The style and spirit of the narrative text is very much in line with Fanny’s writing style, creating an immersive experience.
Frances Calderón de la Barca is best known today as the author of Life in Mexico, a book that has enjoyed numerous editions and reprints in the 173 years since it first appeared. Little has been written about the author herself, however. In Frances Calderón de la Barca, Marion H. and Howard T. Fisher, editors of the 1966 Doubleday edition of Life in Mexico, remedy this with a thorough and well-researched biography of this spirited and fascinating woman.

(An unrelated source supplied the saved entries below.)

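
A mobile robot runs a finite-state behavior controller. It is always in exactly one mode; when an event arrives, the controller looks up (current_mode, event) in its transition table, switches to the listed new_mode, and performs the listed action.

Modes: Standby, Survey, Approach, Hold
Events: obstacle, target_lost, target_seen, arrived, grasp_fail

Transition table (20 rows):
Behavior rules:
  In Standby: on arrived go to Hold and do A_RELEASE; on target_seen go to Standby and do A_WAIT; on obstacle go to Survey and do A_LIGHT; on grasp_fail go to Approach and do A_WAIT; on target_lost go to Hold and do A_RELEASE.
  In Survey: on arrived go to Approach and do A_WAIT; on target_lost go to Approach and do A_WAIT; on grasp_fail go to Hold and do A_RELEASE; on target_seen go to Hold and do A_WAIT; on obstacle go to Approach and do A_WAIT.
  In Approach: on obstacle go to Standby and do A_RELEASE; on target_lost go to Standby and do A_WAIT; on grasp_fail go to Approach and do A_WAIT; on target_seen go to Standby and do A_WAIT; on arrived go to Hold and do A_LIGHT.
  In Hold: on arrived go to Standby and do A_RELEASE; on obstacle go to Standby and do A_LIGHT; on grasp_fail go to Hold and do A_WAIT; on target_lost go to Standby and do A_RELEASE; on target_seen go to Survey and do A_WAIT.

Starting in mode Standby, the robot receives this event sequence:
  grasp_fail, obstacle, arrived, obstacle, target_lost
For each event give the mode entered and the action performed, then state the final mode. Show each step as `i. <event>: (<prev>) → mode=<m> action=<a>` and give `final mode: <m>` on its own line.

1. grasp_fail: (Standby) → mode=Approach action=A_WAIT
2. obstacle: (Approach) → mode=Standby action=A_RELEASE
3. arrived: (Standby) → mode=Hold action=A_RELEASE
4. obstacle: (Hold) → mode=Standby action=A_LIGHT
5. target_lost: (Standby) → mode=Hold action=A_RELEASE

final mode: Hold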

Always known as Fanny, Calderón de la Barca led a remarkable life that ranged from upper to lower class and from Europe to North America and back again. Through financial ups and downs, Fanny earned her own way as a writer and educator, continuing these professions even after her marriage to Spanish diplomat Ángel Calderón de la Barca. Her numerous letters and diaries, and those of her friends, form the basis for much of the information here, giving the book a personal feel.

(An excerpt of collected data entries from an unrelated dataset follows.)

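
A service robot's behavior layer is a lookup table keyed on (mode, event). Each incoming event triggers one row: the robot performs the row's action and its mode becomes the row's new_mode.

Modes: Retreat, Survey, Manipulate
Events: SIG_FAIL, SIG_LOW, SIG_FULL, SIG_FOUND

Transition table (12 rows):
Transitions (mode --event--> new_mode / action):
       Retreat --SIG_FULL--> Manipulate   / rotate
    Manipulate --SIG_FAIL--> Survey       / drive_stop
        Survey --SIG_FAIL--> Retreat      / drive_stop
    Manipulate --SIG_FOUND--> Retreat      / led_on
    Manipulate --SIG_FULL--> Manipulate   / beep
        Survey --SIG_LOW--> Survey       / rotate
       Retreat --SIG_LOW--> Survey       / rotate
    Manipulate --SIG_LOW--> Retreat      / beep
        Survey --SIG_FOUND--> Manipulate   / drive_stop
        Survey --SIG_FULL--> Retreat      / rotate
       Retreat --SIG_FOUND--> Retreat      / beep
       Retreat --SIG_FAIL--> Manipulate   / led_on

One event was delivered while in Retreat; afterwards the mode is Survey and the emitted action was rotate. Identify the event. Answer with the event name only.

SIG_LOW

try SIG_FAIL: (Retreat, SIG_FAIL) → (Manipulate, led_on)
try SIG_LOW: (Retreat, SIG_LOW) → (Survey, rotate)  ← matches
try SIG_FULL: (Retreat, SIG_FULL) → (Manipulate, rotate)
try SIG_FOUND: (Retreat, SIG_FOUND) → (Retreat, beep)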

The biography takes many small side trips into the lives of Fanny’s fascinating friends and family, including Fanny Appleton, who would marry Henry Wadsworth Longfellow; George Parish Jr., a would-be suitor who later had a scandalous, eighteen-year affair with Ameriga Vespucci; and the royal family of Spain. Fanny became acquainted with the latter via her diplomat husband in the fall of 1843, just before the thirteen-year-old Isabel II was declared queen, and she would spend the last years of her life living in the palace and educating Isabel II’s children. This supplemental information makes for a more complete picture of the social and political environment Fanny lived in, placing her views and actions in context.

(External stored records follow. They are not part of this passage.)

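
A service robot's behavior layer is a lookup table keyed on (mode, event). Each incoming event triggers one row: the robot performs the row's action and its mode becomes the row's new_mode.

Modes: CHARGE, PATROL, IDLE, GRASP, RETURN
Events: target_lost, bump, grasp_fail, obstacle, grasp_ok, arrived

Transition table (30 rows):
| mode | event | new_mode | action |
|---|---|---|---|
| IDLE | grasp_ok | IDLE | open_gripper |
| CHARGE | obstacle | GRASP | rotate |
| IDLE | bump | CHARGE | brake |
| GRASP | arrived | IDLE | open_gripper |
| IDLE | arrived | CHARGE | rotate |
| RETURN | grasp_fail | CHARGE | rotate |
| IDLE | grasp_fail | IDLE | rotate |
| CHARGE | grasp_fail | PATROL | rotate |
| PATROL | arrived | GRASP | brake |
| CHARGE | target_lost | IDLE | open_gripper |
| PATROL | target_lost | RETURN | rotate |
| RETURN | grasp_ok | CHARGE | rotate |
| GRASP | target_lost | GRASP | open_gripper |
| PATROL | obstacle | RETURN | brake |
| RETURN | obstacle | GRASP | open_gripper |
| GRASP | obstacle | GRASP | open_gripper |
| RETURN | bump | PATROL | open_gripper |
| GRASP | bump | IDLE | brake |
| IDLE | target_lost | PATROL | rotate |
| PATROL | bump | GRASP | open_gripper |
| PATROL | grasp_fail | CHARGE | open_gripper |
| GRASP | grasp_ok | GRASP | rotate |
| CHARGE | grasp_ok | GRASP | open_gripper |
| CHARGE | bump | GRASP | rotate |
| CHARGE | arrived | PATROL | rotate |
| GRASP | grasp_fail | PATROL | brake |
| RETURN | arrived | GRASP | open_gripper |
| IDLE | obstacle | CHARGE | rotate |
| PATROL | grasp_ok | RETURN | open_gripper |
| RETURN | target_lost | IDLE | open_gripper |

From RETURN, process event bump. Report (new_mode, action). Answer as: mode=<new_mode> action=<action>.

current mode = RETURN; filter table to that mode:
  (RETURN, grasp_fail) → (CHARGE, rotate)
  (RETURN, grasp_ok) → (CHARGE, rotate)
  (RETURN, obstacle) → (GRASP, open_gripper)
  (RETURN, bump) → (PATROL, open_gripper)  ← event matches
  (RETURN, arrived) → (GRASP, open_gripper)
  (RETURN, target_lost) → (IDLE, open_gripper)
event = bump selects (PATROL, open_gripper)

mode=PATROL action=open_gripper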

The Fishers obviously admired and cared for their subject, and their fondness for Fanny shows in their work. The style and spirit of the narrative text is very much in line with Fanny’s writing style, creating an immersive experience with seamless transitions between the authors’ insights and quotations from Fanny’s own letters and published works.
This extensively researched and well-organized biography will not only prove invaluable to those researching this noteworthy woman, but also will be enjoyed by those who simply have an interest in what life was like in the nineteenth century. The rich details provided both by the authors and by the primary sources they quote fully bring to life the people, places, and politics of this time.